To give you an idea of what I’m talking about, here is a YouTube video of a 3D Sierpiński triangle. The idea of going infinitely deeper into the image that is determined by pure mathematics is mind-boggling. Is it the fact that it never ends that makes me nervous? I suppose infinity can unsettle the finiteness of one’s human condition, unlike the infinity of math sets. Further, we can only dive as deep into the fractal triangle depending on the computation power of our computer. If infinity is infinite, then, no matter how AI-ed our systems, those too will never reach an end point. We can dig as deep as possible and likely find nothing or merely repetition ad infinitum.

What interests me is what we could find by going ever deeper down the fractalized rabbit hole in our computer. Might we find artificial life? Might we find the spark of some kind of digital life form, perhaps an advanced civilization of conscious beings that took eons to evolve and mature, yet only seconds for our quantum computer to generate in our realm. I’m reminded of the film Tron: Legacy (2010), the second installment of the Tron film franchise, wherein the main character from the first film, Kevin Flynn, discovers “isomorphic algorithms (ISOs)”, a kind of spontaneously occurring artificial life form within the limits set in the computer’s software and/or hardware. What could we find apart from beautiful mathematically constructed latticed architecture?

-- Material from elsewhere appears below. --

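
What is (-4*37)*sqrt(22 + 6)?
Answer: -296*sqrt(7) ≈ -783.14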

Another reason these Mandelbrotian fractal geometry sets give me the creeps is because they don’t resemble anything human (at least at present-day). It’s alien; as alien to me as a hornet’s nest looks on the outside or a termite or ant colony might look on the inside. The thought I can’t get away from is this: considering these Mandelbrotian sets and psychedelics produce similar patterns, will human architecture and the human’s world evolve into precise, mathematical configurations as we begin to understand more about psychedelics, artificial intelligence, quantum mechanics, and subsequent scientific revolutions in mathematics and physics? Or, might we have two worlds in the future: one baseline, biological and physical, and the second, virtual, silicon, and perhaps nonphysical?

Back to the quote at the top, I wonder whether there is a connection between Wolfram’s motto—“extremely complex behavior from extremely simple systems”—and Occam’s razor. Does the simplicity of Wolfram’s claims about cellular automata suggest something important that we should be looking into or that we’ll discover in both carbon- and silicon-based substrates/universes? I won’t delve too deep into transhumanism here, but it makes me wonder whether humans will eventually merge with their technology, able to navigate both physical and virtual worlds at their discretion, and will the virtual seem as physical as the baseline physical world? Personally, I think moving between worlds with different experiences of time would drive one to insanity, because getting lost in or convinced of the reality of the virtual would produce a shock to that person who returns to the physical world. Derealization would set in. Similarly, temporary or permanent derealization is a common side effect from taking psychedelics.

In sum, there are many connections between psychedelics and Mandelbrotian fractal geometry, especially this new concept I’d never heard of called cellular automata. I must look into this more and I want to read Wolfram’s mammoth 1000-plus-page book, A New Kind of Science (2002).

Pickering, A. (2010). The Cybernetic Brain: Sketches of Another Future. The University of Chicago Press.